Notice

This page show a previous version of the article

How to add a new transcription, transliteration or alternative script

This article explains how to add a new transcription, transliteration or alternative script on Tatoeba. We will further refer to these three terms as “transcriptions” in this article because they are technically handled the same way on Tatoeba. The goal of transcriptions is to allow people to read sentences using a different writing system.

Warning

This article is subject to change.

Requirements

Members may request the addition of new transcriptions by posting a message on the Wall. There are a few requirements.

  • The writing system must have an identified ISO 15924 code. It’s a 4-letter code that identify scripts.

  • If there are no existing transcriptions for the language, the ISO 15924 code of the script used in existing sentences must be identified as well.

  • A link to a page (like a Wikipedia article) that explains the transcription system and shows that it is used in real-life. You may as well comment on the transcription to argue how useful would it be for Tatoeba to have it.

  • A list of a substantial amount of transcription pairs. A transcription pair is a sentence and its expected transcription. A “substantial amount” means it shows how the transcription system works as fully as possible, and that the more, the better. The list will be used by developers to ensure the transcription algorithm works and maintain it without having to be experts in the transcription themselves. It should ideally include both real-life examples of transcriptions as well as “edge-case transcriptions” that show particular cases the algorithm should handle. Try to think hard about all the possibilities. A few hints: how to handle proper nouns, punctuation?

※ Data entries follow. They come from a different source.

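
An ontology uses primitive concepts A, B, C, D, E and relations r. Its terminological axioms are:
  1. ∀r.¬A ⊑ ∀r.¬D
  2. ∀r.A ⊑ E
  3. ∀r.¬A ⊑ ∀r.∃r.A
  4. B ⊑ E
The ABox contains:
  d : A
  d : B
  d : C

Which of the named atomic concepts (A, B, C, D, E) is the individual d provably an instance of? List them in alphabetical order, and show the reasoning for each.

1. d : A?  L(d) = {A, B, C} ∪ {¬A}
   clash {A, ¬A} at d — d ∈ A
2. d : B?  L(d) = {A, B, C} ∪ {¬B}
   clash {B, ¬B} at d — d ∈ B
3. d : C?  L(d) = {A, B, C} ∪ {¬C}
   clash {C, ¬C} at d — d ∈ C
4. d : D?  L(d) = {A, B, C} ∪ {¬D}
   apply at d: B⊑E
   open: L(d) ⊇ {A, B, C, E, ¬D, …} (+ ∃-successors) — d ∉ D possible
5. d : E?  L(d) = {A, B, C} ∪ {¬E}
   clash {E, ¬E} at d — d ∈ E
6. Entailed for d: {A, B, C, E}

{A, B, C, E}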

Autogenerated transcriptions

We provide autogenerated transcriptions for each language we allow transcriptions in. It means a piece of software reads original sentences and converts them into the target script as soon as they are modified or added. You can see whether a transcription has been autogenerated or further edited by contributors by mouse hovering it.

Depending on the quality, accuracy and reliableness of the software used, autogenerated transcriptions may be further editable by contributors or displayed with a warning icon. Editable transcriptions are marked with a pen icon on the left (which may appear disabled depending on your particular edition rights on a particular transcription). No pen means the transcription is not editable at all (or that you're not logged in).

Developers decide whether a given type of transcription is made editable or not after consulting contributors and checking accuracy against the provided list of transcription pairs. Editable transcriptions usually meet the following requirements:

  • The format of the transcription (syntax, etc.) is clearly defined. If it's not, it's more desirable not to allow edition until a format has been agreed upon, in order to avoid inconsistencies.

  • The autogeneration software is mostly reliable but produces errors from times to times. If it's rather not reliable, edition may be prevented because it would require too much human work from contributors to fix all the transcriptions. If it's near-100% perfect, edition may be prevented as well unless it produces substantial errors.